In the present study, we examined 37 patients with resectable thymoma and thymic carcinoma, and found a significant difference for recurrence-free survival between patients divided by an SUVmax cutoff value of 4.27. SUVmax obtained prior to treatment were significant predictors of recurrence-free survival. Thus, our findings indicate that FDG-PET is an important examination for predicting the prognosis of thymic epithelial tumors at the time of diagnosis.
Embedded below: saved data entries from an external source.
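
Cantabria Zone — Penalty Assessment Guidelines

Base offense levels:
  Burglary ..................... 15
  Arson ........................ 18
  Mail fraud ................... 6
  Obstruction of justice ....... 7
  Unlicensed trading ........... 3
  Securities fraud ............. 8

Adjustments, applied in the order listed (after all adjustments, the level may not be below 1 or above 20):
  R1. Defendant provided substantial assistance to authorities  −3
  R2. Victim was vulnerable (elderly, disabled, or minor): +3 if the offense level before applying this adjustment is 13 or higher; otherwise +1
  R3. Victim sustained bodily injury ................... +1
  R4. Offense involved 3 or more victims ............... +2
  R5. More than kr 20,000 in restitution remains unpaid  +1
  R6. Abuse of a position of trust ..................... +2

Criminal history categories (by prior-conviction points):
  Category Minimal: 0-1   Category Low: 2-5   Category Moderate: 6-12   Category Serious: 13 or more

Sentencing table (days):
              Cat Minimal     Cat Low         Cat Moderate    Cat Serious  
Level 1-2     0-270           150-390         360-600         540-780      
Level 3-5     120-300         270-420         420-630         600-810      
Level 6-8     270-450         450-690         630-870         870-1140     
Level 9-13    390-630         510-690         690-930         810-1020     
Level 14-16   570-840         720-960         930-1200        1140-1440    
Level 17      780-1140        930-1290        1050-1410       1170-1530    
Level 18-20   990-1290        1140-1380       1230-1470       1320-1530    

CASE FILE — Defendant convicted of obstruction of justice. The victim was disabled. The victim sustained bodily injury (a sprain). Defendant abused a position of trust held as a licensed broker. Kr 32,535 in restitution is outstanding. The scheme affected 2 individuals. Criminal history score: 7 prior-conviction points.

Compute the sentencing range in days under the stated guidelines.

690-930 days

Base offense level for obstruction of justice: 7.
R1 does not apply.
R2 applies (level before this adjustment is 7 < 13, so +1): 7 + 1 = 8.
R3 applies: 8 + 1 = 9.
R4 does not apply.
R5 applies: 9 + 1 = 10.
R6 applies: 10 + 2 = 12.
Final offense level: 12.
Criminal history: 7 prior points → Category Moderate (6-12).
Level 12 falls in the 9-13 band.
Grid: Level 9-13 × Category Moderate = 690-930 days.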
Since the SUVmax values were high in the high-risk thymoma and thymic carcinoma groups, demonstrating high malignancy, we investigated the correlation with tumor-related genes considered to be possibly important in thoracic tumors. However, we found no significant correlation with any of the tumor-related genes examined. A previous study found that VGEF expression was specifically increased in thymic carcinoma [13]. On the other hand, we observed no correlation between expression of the VGEF gene and SUVmax. Among the tumor-related genes examined, it is known that TS and DP are involved in nucleic acid metabolism, while ERCC1 is involved in DNA repair and TOPO-1 in cell division. We think that the genes examined in the present study might not have showed any correlation because they are not directly involved in glucose metabolism. Meanwhile, another study suggested the involvement of EGFR in glucose metabolism [14], while that was not seen in our results, though that result might have been affected by the small number of cases. Because the number of examined cases for each subtype of thymic epithelial tumors and examined tumor-related gene expression were limited, additional studies and case accumulation are necessary.

Conclusion

We found that FDG-PET findings are related with WHO classification in regard to thymic epithelial tumors. Furthermore, recurrence-free survival after surgical resection was significantly low in cases with an SUVmax of more than 4.27. Accumulation of additional cases as well as further detailed studies is important, as thymic epithelial tumors are rare.